Это самоуверенный ответ синьора Асанья на мой вопрос о возможности восстановления монархии силами полиции и корпуса жандармов — «гардиа-сивиль».
Синьор Асанья, очеркист, театральный критик, рецензент художественных выставок, а ныне министр временного правительства, пожалуй, он прав. У него больше оснований тревожиться за плохо содержимую, скверно одетую, озлобленную грубым обращением, зараженную, как здесь говорят, «леворадикальными идеями» солдатскую массу, чем за тридцать тысяч откормленных, высоко оплачиваемых жандармов. Аристократия и банки в начале года организовали сбор для гардии-сивиль — в благодарность за кровавое подавление декабрьского республиканского восстания. Сейчас сумма достигла двух миллионов пезет — и под руководством военного министерства республики будет распределена среди бравых молодцов жандармов. Молодцы рады стараться — за последние дни жандармская машина стала работать на полный ход…

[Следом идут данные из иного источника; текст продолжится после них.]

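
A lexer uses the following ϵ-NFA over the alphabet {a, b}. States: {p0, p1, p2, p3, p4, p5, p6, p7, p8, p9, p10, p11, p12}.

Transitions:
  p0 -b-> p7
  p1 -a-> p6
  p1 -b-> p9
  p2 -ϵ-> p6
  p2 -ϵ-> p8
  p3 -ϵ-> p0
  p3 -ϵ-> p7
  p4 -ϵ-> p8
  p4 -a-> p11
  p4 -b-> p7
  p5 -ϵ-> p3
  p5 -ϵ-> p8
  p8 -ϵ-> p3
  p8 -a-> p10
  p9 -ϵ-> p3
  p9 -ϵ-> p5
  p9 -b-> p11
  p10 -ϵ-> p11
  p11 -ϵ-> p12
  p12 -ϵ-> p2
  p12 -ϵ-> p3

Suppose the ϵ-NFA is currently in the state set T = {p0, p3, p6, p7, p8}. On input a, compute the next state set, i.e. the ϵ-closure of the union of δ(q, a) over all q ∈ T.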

Значит, все по-старому в прекрасном городе Мадриде? То же, только еще веселее и красивее. Больше народу на улицах, шире идут газеты, бойче торгуют рестораторы.
Да… почти по-старому.
Вечером это незаметно. Но в пылающий полдень в красивом оскале мраморных домов зияют черные впадины.
У города-франта выбито много зубов. Это уродливо. Это немного страшно. В ровной челюсти улиц торчат обуглившиеся груды закопченного кирпича. Свернувшиеся от огня железные балки. Повсюду около пепелищ стоят небольшие толпы народу. Люди не убывают круглые сутки. Уже сколько дней прошло от майских пожаров — все еще стоят, все еще смотрят. Старичок патер тихо молится о прощении грехов неразумным поджигателям, толпа холодно наблюдает и его и развалины.
Кто поджигал?
Этот вопрос, в общем, замят.
Была попытка приписать все дело кучке коммунистов. Коммунисты, пока они не победили, всегда именуются кучкой.

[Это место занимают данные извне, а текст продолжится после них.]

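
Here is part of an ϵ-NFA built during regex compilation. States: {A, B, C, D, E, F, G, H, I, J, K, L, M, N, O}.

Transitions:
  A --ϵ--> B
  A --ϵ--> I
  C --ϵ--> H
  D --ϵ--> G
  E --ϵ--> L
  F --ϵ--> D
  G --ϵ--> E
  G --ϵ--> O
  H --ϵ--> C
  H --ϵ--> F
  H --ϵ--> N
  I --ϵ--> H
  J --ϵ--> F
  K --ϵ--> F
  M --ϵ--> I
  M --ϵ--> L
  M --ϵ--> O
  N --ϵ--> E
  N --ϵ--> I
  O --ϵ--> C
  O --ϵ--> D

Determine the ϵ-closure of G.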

«Кучка коммунистов, желая нанести удар новому республиканскому режиму…» — нет, ничего не получается.
Ведь все же знают, на улицах были десятки тысяч народу. Все знают, что в Мадриде, столице гораздо более католической, чем Рим, в Мадриде не нашлось ни одной верующей человечьей души из гражданского населения, которая вмешалась бы на защиту монастырей, вступила бы в бой, или в драку, или хоть в словесное препирательство с поджигателями. Религиозная испанка — разве известен в мире более надежный, более незыблемый многовековой оплот святой церкви? Испанки, старые и молодые, стояли около самого пламени, смотрели не отрываясь. Огонь отражался в их расширенных зрачках и будил чувства неслыханные, дерзкие, почти сладострастные.